So cosa hai fatto. L’horror tra critica e auto-fiction
Pier Maria Bocchi firma un libro, edito da Lindau, che è contemporaneamente storia del cinema (horror) e racconto autobiografico di uno spettatore
Dietro ogni critico cinematografico si cela uno spettatore. Dietro ogni film che si ama, si nasconde un pezzo di vita. Anzi, molto spesso si rivela un pezzo di vita. Ecco. Quest’ultimo libro di Pier Maria Bocchi, studioso e critico cinematografico (Cineforum, FilmTv), già autore di diversi volumi dedicati, tra gli altri, al neo-noir e al cinema di Michael Mann, parte da questa consapevolezza. Il cinema come oggetto di studio, diventa anche inconsciamente— impossibile negarlo, anche per i più freddi strutturalisti — oggetto d’amore e racconto di sé.
Così So cosa hai fatto. Scenari, pratiche e sentimenti dell’horror moderno (Ed. Lindau) è, quasi inevitabilmente, sia un libro sull’horror sia un libro sul suo autore. Scrive Bocchi nell’introduzione: “Delle storie del cinema horror questo libro rispetta la cronologia e cerca altresì di rispettare i temi a cui le storie del cinema horror abitualmente aderiscono. Le similitudini, però, finiscono qui.” Già, perché in questo libro l’attenzione posta nei confronti di titoli non sempre conosciuti, ma trasversali e cruciali, illumina il genere attraverso una leggittima contro-Storia che tributa il giusto omaggio a opere come Effects di Dusty Nelson (1979), il magnifico The Appointment di Lindsey C. Vickers (1982), capace di raccontare lo sbriciolamento dell’immagine patriarcale, ben prima che diventasse “moda”, o anche Ghostwatch, episodio di Halloween andato in onda sulla tv britannica BBC1 nel 1992 che, con la struttura di uno speciale live in tempo reale, terrorizza spettatori e teorici dei media anticipando di fatto l’horror found footage. In modo originale Bocchi attraversa gli ultimi decenni passando dal cinema politico e di “svolta” rappresentato da George A. Romero, agli horror giapponesi di Kurosawa, Shimuzu, lo stordente e surrealista Uzumachi di Akihiro Higuchi (2000), fino ai più recenti sequel, reboot, film “teorici” che riflettono sull’immagine di oggi come quelli di Jordan Peele.
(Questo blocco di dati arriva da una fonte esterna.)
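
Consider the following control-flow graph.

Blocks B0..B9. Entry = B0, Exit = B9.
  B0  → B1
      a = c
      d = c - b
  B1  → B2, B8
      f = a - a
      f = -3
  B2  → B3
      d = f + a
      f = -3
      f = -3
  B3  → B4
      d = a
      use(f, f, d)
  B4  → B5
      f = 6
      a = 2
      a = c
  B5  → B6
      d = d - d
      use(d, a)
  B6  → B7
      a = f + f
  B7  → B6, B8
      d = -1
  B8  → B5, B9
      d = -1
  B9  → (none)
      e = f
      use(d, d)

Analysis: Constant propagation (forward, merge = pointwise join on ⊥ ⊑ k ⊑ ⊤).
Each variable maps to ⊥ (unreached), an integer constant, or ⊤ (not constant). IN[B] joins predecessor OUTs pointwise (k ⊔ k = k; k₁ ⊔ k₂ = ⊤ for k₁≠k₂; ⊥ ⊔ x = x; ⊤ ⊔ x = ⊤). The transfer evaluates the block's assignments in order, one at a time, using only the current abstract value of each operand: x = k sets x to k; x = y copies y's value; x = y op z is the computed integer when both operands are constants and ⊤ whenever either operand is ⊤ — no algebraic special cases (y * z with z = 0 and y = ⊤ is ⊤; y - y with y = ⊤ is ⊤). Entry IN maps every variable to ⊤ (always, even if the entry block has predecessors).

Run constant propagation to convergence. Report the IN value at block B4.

Converged values:
  B0:  IN=(all ⊤)  OUT=(all ⊤)
  B1:  IN=(all ⊤)  OUT={f:-3; rest ⊤}
  B2:  IN={f:-3; rest ⊤}  OUT={f:-3; rest ⊤}
  B3:  IN={f:-3; rest ⊤}  OUT={f:-3; rest ⊤}
  B4:  IN={f:-3; rest ⊤}  OUT={f:6; rest ⊤}
  B5:  IN=(all ⊤)  OUT=(all ⊤)
  B6:  IN=(all ⊤)  OUT=(all ⊤)
  B7:  IN=(all ⊤)  OUT={d:-1; rest ⊤}
  B8:  IN=(all ⊤)  OUT={d:-1; rest ⊤}
  B9:  IN={d:-1; rest ⊤}  OUT={d:-1; rest ⊤}

Merge at B4: IN[B4] = OUT[B3] = {a: ⊤, b: ⊤, c: ⊤, d: ⊤, e: ⊤, f: -3}

Answer: {a: ⊤, b: ⊤, c: ⊤, d: ⊤, e: ⊤, f: -3}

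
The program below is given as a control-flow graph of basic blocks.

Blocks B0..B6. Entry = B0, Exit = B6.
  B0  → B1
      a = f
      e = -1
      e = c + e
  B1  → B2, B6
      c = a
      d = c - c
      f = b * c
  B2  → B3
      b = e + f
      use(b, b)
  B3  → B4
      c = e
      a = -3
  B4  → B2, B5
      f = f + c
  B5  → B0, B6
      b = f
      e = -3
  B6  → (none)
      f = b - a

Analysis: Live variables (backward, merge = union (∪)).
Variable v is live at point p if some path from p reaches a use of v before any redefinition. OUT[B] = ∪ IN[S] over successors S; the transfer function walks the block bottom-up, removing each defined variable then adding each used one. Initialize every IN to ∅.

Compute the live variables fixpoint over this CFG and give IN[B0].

Answer: {b, c, f}

Derivation:
Fixpoint table:
  B0:  IN={b, c, f}  OUT={a, b, e}
  B1:  IN={a, b, e}  OUT={a, b, e, f}
  B2:  IN={e, f}  OUT={e, f}
  B3:  IN={e, f}  OUT={a, c, e, f}
  B4:  IN={a, c, e, f}  OUT={a, c, e, f}
  B5:  IN={a, c, f}  OUT={a, b, c, f}
  B6:  IN={a, b}  OUT={}

Merge at B0: OUT[B0] = IN[B1] = {a, b, e}
Applying B0's transfer function to that OUT value gives IN[B0] (row B0 above).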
Ma il contributo di questo volume non è solo quello di rileggere il genere dalla fine degli anni ’70 a oggi, ma di far scorrere questo excursus parallelamente a un racconto di formazione, sincero, aperto, in prima persona. È questa la parte più rischiosa di un volume, che si concede “intervalli” di auto-fiction. Questo rischio è anche la sfida più affascinante, capace di fare del libro di Bocchi un testo “diverso” e in qualche modo necessario, quasi un coming of age cinefilo. Un esperimento, scrive l’autore, “che prende spunto e giustificazione da una relazione familiare tra soggetto e oggetto del discorso”. So cosa hai fatto è un libro-laboratorio, che aumenta in chi lo legge la voglia di vedere film e la voglia di scrivere (di cinema e non solo), raccontando, in quasi 300 pagine che volano via, “la storia dell’horror moderno e la storia di un adolescente diventato uomo anche per merito dell’horror”.